The above scenarios are what I consider a Virtual Machine to be down or unavailable. Now you can understand why this is the one of the hardest metrics to measure by a wide margin.
Methods to Measure VM Uptime
Measuring Blue Screen of Death and Hung VMs
One of my colleagues tested many scenarios already so you can read more about it below.
Measuring VMs down by using a Super Metric
This super metric will more accurately measure if a VM is down based on if a VM OS is responding or not. Using this method, I can also measure which VMs were up more than certain percent of the time but is currently down. Looking at the screenshot below as you can see vCenter reports that the VM has been powered on 100% of the time for a given time (Power On%). However, my super metrics (VM Uptime %) shows that the OS has been down unavailable at some point.
Measuring VMs by Ping pack
This method simply pings allows you to ping any URL or IP you would like to see measure for a response.

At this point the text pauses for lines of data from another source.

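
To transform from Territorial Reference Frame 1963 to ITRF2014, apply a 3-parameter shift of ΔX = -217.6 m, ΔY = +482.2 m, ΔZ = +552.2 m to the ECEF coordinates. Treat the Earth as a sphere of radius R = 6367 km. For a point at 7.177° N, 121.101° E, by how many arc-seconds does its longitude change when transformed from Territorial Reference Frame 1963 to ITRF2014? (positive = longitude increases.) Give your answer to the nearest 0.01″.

Δλ = -2.05″

sin φ = 0.124935, cos φ = 0.992165, sin λ = 0.856258, cos λ = -0.516548.
East component: ΔE = −sin λ·ΔX + cos λ·ΔY = −(0.856258)(-217.6) + (-0.516548)(482.2) = -62.76 m.
1° of latitude spans πR/180 = 111125 m; at latitude φ, 1° of longitude spans that × cos φ = 110254.4 m, so Δλ = -62.76 / 110254.4 × 3600 = -2.049″.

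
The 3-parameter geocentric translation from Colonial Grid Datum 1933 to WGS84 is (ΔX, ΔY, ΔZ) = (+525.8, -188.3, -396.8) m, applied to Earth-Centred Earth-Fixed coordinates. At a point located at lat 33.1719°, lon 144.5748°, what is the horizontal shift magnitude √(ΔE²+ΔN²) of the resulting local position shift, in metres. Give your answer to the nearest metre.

156 m

At φ = 33.1719°, λ = 144.5748°: sin φ = 0.547153, cos φ = 0.837033, sin λ = 0.579640, cos λ = -0.814873.
ΔE = −sin λ·ΔX + cos λ·ΔY = −(0.579640)·(525.8) + (-0.814873)·(-188.3) = -151.33 m.
ΔN = −sin φ cos λ·ΔX − sin φ sin λ·ΔY + cos φ·ΔZ = −(0.547153)(-0.814873)(525.8) − (0.547153)(0.579640)(-188.3) + (0.837033)(-396.8) = -37.98 m.
Horizontal magnitude = √(ΔE² + ΔN²) = √((-151.33)² + (-37.98)²) = 156.03 m.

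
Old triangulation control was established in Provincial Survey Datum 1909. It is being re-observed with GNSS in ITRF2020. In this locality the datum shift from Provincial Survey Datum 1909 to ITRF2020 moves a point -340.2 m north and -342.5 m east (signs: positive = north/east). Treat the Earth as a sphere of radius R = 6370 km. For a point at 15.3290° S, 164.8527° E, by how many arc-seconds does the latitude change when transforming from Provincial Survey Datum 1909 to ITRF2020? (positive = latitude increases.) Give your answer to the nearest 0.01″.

Δφ = -11.02″

On a sphere of radius R, 1 rad of latitude = R, so Δφ = ΔN / R = -340.2 / 6370000 = -5.3407e-05 rad = -11.016″.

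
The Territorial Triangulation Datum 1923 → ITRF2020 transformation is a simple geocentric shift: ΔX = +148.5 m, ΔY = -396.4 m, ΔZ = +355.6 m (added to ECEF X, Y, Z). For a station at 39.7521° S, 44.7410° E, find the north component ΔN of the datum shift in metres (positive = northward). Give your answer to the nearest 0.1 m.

The local north axis is (−sin φ cos λ, −sin φ sin λ, cos φ), giving ΔN = 67.450 − 178.429 + 273.392 = 162.41 m.

ΔN = 162.4 m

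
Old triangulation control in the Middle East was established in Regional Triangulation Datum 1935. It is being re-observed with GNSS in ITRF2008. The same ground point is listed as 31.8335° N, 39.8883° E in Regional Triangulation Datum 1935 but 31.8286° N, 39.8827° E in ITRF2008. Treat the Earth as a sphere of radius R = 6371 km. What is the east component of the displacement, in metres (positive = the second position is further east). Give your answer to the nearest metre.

ΔE = -529 m

Δφ = 31.8286° − 31.8335° = -0.0049°; Δλ = 39.8827° − 39.8883° = -0.0056°.
1° along a meridian = πR/180 = 111195 m.
ΔN = Δφ × 111195 = -544.9 m; ΔE = Δλ × 111195 × cos(31.8335°) = -0.0056 × 111195 × 0.849584 = -529.0 m.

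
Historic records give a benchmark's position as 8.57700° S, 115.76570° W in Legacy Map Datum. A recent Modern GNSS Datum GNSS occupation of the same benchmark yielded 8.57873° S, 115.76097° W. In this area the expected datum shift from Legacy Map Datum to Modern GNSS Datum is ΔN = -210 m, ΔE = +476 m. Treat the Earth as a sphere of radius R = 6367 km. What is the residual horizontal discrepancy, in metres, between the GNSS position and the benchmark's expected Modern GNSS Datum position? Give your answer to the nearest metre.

Observed coordinate differences: Δφ = -0.00173°, Δλ = +0.00473°.
Converting to metres (1° lat = 111125 m, cos φ = 0.988816): observed ΔN = -192.2 m, observed ΔE = 519.7 m.
Subtracting the expected shift leaves a residual of -192.2 − (-210) = 17.8 m north and 519.7 − (476) = 43.7 m east.
Residual distance = √(17.8² + 43.7²) = 47.2 m.

47 m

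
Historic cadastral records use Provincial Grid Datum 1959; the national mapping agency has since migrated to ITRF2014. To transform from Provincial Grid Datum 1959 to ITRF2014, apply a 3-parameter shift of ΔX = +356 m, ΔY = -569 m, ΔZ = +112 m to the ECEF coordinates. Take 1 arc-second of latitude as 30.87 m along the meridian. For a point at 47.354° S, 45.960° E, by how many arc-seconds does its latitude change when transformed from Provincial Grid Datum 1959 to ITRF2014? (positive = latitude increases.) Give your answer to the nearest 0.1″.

sin φ = -0.735553, cos φ = 0.677467, sin λ = 0.718855, cos λ = 0.695160.
North component: ΔN = −sin φ cos λ·ΔX − sin φ sin λ·ΔY + cos φ·ΔZ = −(-0.735553)(0.695160)(356) − (-0.735553)(0.718855)(-569) + (0.677467)(112) = -42.95 m.
1° of latitude spans 3600 × 30.87 = 111132 m, so Δφ = -42.95 / 111132 × 3600 = -1.391″.

Δφ = -1.4″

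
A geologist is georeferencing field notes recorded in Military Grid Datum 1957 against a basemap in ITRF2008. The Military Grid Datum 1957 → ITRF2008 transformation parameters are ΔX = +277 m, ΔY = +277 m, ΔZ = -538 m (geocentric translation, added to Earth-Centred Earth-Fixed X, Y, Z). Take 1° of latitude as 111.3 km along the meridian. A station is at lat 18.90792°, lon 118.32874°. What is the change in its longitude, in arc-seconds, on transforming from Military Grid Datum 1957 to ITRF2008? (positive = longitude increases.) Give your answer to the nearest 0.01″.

sin φ = 0.324048, cos φ = 0.946041, sin λ = 0.880239, cos λ = -0.474530.
East component: ΔE = −sin λ·ΔX + cos λ·ΔY = −(0.880239)(277) + (-0.474530)(277) = -375.27 m.
1° of latitude spans 111300 m; at latitude φ, 1° of longitude spans that × cos φ = 105294.3 m, so Δλ = -375.27 / 105294.3 × 3600 = -12.830″.

Δλ = -12.83″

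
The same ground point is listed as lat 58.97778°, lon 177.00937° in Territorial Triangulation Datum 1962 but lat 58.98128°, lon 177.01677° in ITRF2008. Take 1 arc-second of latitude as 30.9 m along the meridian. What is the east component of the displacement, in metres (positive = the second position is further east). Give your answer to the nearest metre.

Δφ = 58.98128° − 58.97778° = +0.00350°; Δλ = 177.01677° − 177.00937° = +0.00740°.
1° of latitude = 3600 × 30.90 = 111240 m.
ΔN = Δφ × 111240 = 389.3 m; ΔE = Δλ × 111240 × cos(58.97778°) = +0.00740 × 111240 × 0.515370 = 424.2 m.

ΔE = 424 m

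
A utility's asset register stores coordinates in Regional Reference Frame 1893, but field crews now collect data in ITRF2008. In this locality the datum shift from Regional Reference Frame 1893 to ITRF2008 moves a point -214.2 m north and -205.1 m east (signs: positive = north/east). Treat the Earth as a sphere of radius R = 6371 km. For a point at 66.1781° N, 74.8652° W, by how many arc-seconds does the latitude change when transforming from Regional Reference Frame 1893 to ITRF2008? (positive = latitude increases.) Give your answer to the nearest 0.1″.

Δφ = -6.9″

On a sphere of radius R, 1 rad of latitude = R, so Δφ = ΔN / R = -214.2 / 6371000 = -3.3621e-05 rad = -6.935″.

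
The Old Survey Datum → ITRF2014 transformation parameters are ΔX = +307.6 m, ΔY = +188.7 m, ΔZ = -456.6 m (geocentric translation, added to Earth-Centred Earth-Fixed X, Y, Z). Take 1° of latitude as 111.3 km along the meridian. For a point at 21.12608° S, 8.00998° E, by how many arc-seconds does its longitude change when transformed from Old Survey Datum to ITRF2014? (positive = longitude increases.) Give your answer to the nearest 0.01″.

sin φ = -0.360421, cos φ = 0.932790, sin λ = 0.139346, cos λ = 0.990244.
East component: ΔE = −sin λ·ΔX + cos λ·ΔY = −(0.139346)(307.6) + (0.990244)(188.7) = 144.00 m.
1° of latitude spans 111300 m; at latitude φ, 1° of longitude spans that × cos φ = 103819.5 m, so Δλ = 144.00 / 103819.5 × 3600 = 4.993″.

Δλ = 4.99″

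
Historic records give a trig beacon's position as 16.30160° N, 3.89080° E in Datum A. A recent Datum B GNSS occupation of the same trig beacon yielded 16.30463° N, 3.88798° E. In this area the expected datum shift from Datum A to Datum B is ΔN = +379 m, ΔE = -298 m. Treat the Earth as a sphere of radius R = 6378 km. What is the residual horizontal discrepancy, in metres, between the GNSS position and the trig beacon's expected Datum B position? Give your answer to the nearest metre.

42 m

Observed coordinate differences: Δφ = +0.00303°, Δλ = -0.00282°.
Converting to metres (1° lat = 111317 m, cos φ = 0.959797): observed ΔN = 337.3 m, observed ΔE = -301.3 m.
Subtracting the expected shift leaves a residual of 337.3 − (379) = -41.7 m north and -301.3 − (-298) = -3.3 m east.
Residual distance = √((-41.7)² + (-3.3)²) = 41.8 m.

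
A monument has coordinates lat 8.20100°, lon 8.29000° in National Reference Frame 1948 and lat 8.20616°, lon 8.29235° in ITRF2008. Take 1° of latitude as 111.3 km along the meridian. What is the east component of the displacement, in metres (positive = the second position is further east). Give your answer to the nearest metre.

ΔE = 259 m

Δφ = 8.20616° − 8.20100° = +0.00516°; Δλ = 8.29235° − 8.29000° = +0.00235°.
ΔN = Δφ × 111300 = 574.3 m; ΔE = Δλ × 111300 × cos(8.20100°) = +0.00235 × 111300 × 0.989774 = 258.9 m.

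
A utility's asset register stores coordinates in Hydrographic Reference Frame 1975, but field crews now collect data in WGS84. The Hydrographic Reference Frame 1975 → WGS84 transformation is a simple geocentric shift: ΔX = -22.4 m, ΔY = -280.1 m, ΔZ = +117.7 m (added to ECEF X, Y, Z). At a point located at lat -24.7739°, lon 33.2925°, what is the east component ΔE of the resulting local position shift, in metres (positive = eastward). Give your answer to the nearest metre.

The local east axis at (φ, λ) is (−sin λ, cos λ, 0), so ΔE = −sin(33.2925°)·(-22.4) + cos(33.2925°)·(-280.1) = -221.83 m.

ΔE = -222 m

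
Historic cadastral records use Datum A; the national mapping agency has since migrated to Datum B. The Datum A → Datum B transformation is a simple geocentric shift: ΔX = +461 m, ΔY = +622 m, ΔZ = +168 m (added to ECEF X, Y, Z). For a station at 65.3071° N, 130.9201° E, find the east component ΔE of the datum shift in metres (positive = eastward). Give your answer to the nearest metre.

At φ = 65.3071°, λ = 130.9201°: sin φ = 0.908560, cos φ = 0.417754, sin λ = 0.755624, cos λ = -0.655006.
ΔE = −sin λ·ΔX + cos λ·ΔY = −(0.755624)·(461) + (-0.655006)·(622) = -755.76 m.

ΔE = -756 m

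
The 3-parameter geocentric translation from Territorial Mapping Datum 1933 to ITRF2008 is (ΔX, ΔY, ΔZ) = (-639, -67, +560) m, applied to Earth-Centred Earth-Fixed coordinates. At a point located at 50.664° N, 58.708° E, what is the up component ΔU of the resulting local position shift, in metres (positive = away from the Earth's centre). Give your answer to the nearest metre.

The local up (radial) axis is (cos φ cos λ, cos φ sin λ, sin φ), giving ΔU = -210.378 − 36.291 + 433.128 = 186.46 m.

ΔU = 186 m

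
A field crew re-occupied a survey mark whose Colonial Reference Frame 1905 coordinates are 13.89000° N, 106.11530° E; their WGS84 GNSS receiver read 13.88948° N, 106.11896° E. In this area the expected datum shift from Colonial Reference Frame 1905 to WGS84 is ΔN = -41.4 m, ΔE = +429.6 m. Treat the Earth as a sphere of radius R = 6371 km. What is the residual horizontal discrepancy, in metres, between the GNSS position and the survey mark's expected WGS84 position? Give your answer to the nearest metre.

38 m

Observed coordinate differences: Δφ = -0.00052°, Δλ = +0.00366°.
Converting to metres (1° lat = 111195 m, cos φ = 0.970758): observed ΔN = -57.8 m, observed ΔE = 395.1 m.
Subtracting the expected shift leaves a residual of -57.8 − (-41.4) = -16.4 m north and 395.1 − (429.6) = -34.5 m east.
Residual distance = √((-16.4)² + (-34.5)²) = 38.2 m.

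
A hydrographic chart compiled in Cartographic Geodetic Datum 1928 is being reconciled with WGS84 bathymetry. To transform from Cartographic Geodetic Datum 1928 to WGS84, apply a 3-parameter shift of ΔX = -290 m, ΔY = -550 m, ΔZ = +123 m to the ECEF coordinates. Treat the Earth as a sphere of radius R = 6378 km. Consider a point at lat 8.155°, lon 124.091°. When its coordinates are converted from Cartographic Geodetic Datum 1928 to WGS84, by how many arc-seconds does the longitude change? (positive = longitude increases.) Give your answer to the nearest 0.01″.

Δλ = 17.92″

sin φ = 0.141852, cos φ = 0.989888, sin λ = 0.828148, cos λ = -0.560509.
East component: ΔE = −sin λ·ΔX + cos λ·ΔY = −(0.828148)(-290) + (-0.560509)(-550) = 548.44 m.
1° of latitude spans πR/180 = 111317 m; at latitude φ, 1° of longitude spans that × cos φ = 110191.5 m, so Δλ = 548.44 / 110191.5 × 3600 = 17.918″.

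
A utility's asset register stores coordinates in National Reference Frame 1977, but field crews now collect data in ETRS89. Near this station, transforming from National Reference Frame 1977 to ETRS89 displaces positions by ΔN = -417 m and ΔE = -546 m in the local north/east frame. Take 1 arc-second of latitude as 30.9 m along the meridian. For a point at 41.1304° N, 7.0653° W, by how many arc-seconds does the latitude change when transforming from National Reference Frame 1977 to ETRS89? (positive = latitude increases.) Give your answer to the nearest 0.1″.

1″ of latitude = 30.90 m, so Δφ = -417.0 / 30.90 = -13.495″.

Δφ = -13.5″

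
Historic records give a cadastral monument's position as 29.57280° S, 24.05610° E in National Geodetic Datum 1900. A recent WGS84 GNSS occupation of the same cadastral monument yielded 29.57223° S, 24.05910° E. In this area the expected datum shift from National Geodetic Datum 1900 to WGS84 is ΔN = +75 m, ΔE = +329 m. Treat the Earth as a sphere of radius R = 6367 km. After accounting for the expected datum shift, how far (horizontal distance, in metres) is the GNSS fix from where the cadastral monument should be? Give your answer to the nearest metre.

Observed coordinate differences: Δφ = +0.00057°, Δλ = +0.00300°.
Converting to metres (1° lat = 111125 m, cos φ = 0.869729): observed ΔN = 63.3 m, observed ΔE = 289.9 m.
Subtracting the expected shift leaves a residual of 63.3 − (75) = -11.7 m north and 289.9 − (329) = -39.1 m east.
Residual distance = √((-11.7)² + (-39.1)²) = 40.8 m.

41 m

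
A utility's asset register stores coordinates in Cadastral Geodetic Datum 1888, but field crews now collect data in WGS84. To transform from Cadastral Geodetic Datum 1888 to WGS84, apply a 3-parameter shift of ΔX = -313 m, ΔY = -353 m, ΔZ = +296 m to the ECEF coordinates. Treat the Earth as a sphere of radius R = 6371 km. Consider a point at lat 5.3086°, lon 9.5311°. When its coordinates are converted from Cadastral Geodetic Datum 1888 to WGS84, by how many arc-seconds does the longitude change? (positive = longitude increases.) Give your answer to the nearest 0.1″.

sin φ = 0.092520, cos φ = 0.995711, sin λ = 0.165583, cos λ = 0.986196.
East component: ΔE = −sin λ·ΔX + cos λ·ΔY = −(0.165583)(-313) + (0.986196)(-353) = -296.30 m.
1° of latitude spans πR/180 = 111195 m; at latitude φ, 1° of longitude spans that × cos φ = 110718.0 m, so Δλ = -296.30 / 110718.0 × 3600 = -9.634″.

Δλ = -9.6″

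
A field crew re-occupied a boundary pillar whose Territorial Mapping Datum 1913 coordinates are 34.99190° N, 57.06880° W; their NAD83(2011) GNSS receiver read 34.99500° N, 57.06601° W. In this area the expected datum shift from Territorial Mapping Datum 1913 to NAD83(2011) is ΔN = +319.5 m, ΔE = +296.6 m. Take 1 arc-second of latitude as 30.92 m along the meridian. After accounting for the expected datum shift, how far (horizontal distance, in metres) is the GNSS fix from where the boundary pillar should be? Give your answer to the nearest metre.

Observed coordinate differences: Δφ = +0.00310°, Δλ = +0.00279°.
Converting to metres (1° lat = 111312 m, cos φ = 0.819233): observed ΔN = 345.1 m, observed ΔE = 254.4 m.
Subtracting the expected shift leaves a residual of 345.1 − (319.5) = 25.6 m north and 254.4 − (296.6) = -42.2 m east.
Residual distance = √(25.6² + (-42.2)²) = 49.3 m.

49 m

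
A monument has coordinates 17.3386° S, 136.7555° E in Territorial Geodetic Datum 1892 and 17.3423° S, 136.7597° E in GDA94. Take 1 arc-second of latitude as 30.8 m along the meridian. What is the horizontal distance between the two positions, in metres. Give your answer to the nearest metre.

Δφ = -17.3423° − -17.3386° = -0.0037°; Δλ = 136.7597° − 136.7555° = +0.0042°.
1° of latitude = 3600 × 30.80 = 110880 m.
ΔN = Δφ × 110880 = -410.3 m; ΔE = Δλ × 110880 × cos(-17.3386°) = +0.0042 × 110880 × 0.954560 = 444.5 m.
Distance = √(ΔE² + ΔN²) = √(444.5² + (-410.3)²) = 604.9 m.

605 m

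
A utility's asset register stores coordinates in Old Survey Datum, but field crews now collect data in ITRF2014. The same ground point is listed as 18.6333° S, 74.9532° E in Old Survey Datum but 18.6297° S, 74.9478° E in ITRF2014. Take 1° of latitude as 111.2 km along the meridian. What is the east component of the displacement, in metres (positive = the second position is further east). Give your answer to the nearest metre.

Δφ = -18.6297° − -18.6333° = +0.0036°; Δλ = 74.9478° − 74.9532° = -0.0054°.
ΔN = Δφ × 111200 = 400.3 m; ΔE = Δλ × 111200 × cos(-18.6333°) = -0.0054 × 111200 × 0.947583 = -569.0 m.

ΔE = -569 m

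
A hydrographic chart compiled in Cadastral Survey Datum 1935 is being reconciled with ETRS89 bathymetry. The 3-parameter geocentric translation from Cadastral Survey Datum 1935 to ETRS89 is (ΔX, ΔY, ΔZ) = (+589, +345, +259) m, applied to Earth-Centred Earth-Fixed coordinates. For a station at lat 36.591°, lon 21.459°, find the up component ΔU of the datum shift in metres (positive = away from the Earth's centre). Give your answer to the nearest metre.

ΔU = 696 m

At φ = 36.591°, λ = 21.459°: sin φ = 0.596099, cos φ = 0.802911, sin λ = 0.365835, cos λ = 0.930680.
ΔU = cos φ cos λ·ΔX + cos φ sin λ·ΔY + sin φ·ΔZ = (0.802911)(0.930680)(589) + (0.802911)(0.365835)(345) + (0.596099)(259) = 695.86 m.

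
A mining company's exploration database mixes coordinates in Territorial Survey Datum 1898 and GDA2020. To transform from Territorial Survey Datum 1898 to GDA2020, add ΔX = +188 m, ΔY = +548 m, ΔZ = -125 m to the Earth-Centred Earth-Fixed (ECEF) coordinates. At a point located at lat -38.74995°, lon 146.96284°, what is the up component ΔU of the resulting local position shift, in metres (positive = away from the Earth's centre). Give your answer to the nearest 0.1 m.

ΔU = 188.3 m

At φ = -38.74995°, λ = 146.96284°: sin φ = -0.625923, cos φ = 0.779885, sin λ = 0.545183, cos λ = -0.838317.
ΔU = cos φ cos λ·ΔX + cos φ sin λ·ΔY + sin φ·ΔZ = (0.779885)(-0.838317)(188) + (0.779885)(0.545183)(548) + (-0.625923)(-125) = 188.33 m.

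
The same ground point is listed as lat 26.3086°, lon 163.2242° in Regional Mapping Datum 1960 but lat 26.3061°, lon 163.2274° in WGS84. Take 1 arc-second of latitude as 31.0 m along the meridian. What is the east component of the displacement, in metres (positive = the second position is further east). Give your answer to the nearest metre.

ΔE = 320 m

Δφ = 26.3061° − 26.3086° = -0.0025°; Δλ = 163.2274° − 163.2242° = +0.0032°.
1° of latitude = 3600 × 31.00 = 111600 m.
ΔN = Δφ × 111600 = -279.0 m; ΔE = Δλ × 111600 × cos(26.3086°) = +0.0032 × 111600 × 0.896420 = 320.1 m.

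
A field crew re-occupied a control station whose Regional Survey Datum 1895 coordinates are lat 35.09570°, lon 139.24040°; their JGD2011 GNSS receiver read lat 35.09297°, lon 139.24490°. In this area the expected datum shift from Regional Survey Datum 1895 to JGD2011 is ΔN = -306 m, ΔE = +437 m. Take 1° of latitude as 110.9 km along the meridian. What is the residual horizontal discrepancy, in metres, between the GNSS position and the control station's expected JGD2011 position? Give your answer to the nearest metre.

Observed coordinate differences: Δφ = -0.00273°, Δλ = +0.00450°.
Converting to metres (1° lat = 110900 m, cos φ = 0.818193): observed ΔN = -302.8 m, observed ΔE = 408.3 m.
Subtracting the expected shift leaves a residual of -302.8 − (-306) = 3.2 m north and 408.3 − (437) = -28.7 m east.
Residual distance = √(3.2² + (-28.7)²) = 28.9 m.

29 m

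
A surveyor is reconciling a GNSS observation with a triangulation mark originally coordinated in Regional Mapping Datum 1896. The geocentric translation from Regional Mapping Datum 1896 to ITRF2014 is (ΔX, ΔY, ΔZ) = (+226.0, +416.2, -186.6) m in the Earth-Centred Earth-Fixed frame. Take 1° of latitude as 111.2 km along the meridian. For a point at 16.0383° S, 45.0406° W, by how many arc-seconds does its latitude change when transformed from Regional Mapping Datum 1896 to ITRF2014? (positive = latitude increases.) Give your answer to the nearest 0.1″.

Δφ = -7.0″

sin φ = -0.276280, cos φ = 0.961077, sin λ = -0.707608, cos λ = 0.706606.
North component: ΔN = −sin φ cos λ·ΔX − sin φ sin λ·ΔY + cos φ·ΔZ = −(-0.276280)(0.706606)(226.0) − (-0.276280)(-0.707608)(416.2) + (0.961077)(-186.6) = -216.58 m.
1° of latitude spans 111200 m, so Δφ = -216.58 / 111200 × 3600 = -7.012″.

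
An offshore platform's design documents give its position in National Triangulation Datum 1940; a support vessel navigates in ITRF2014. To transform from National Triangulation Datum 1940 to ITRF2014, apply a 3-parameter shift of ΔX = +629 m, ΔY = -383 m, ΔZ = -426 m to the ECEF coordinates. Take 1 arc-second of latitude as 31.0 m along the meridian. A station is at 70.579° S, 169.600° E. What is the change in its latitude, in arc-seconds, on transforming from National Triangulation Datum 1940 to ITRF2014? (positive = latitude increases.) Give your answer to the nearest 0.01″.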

Measuring VMs down by using vSphere Tags
This method allows you to control which VMs you want to measure by simply creating one alert and tagging any VM in vCenter with a tag to see if it is down or up. In the post below I kept it simple and only based it on a VM being in a powered off state. You can take all the above scenarios and make a super alert that combines them to one and then control which VMs to monitor by using vSphere tags if you would like.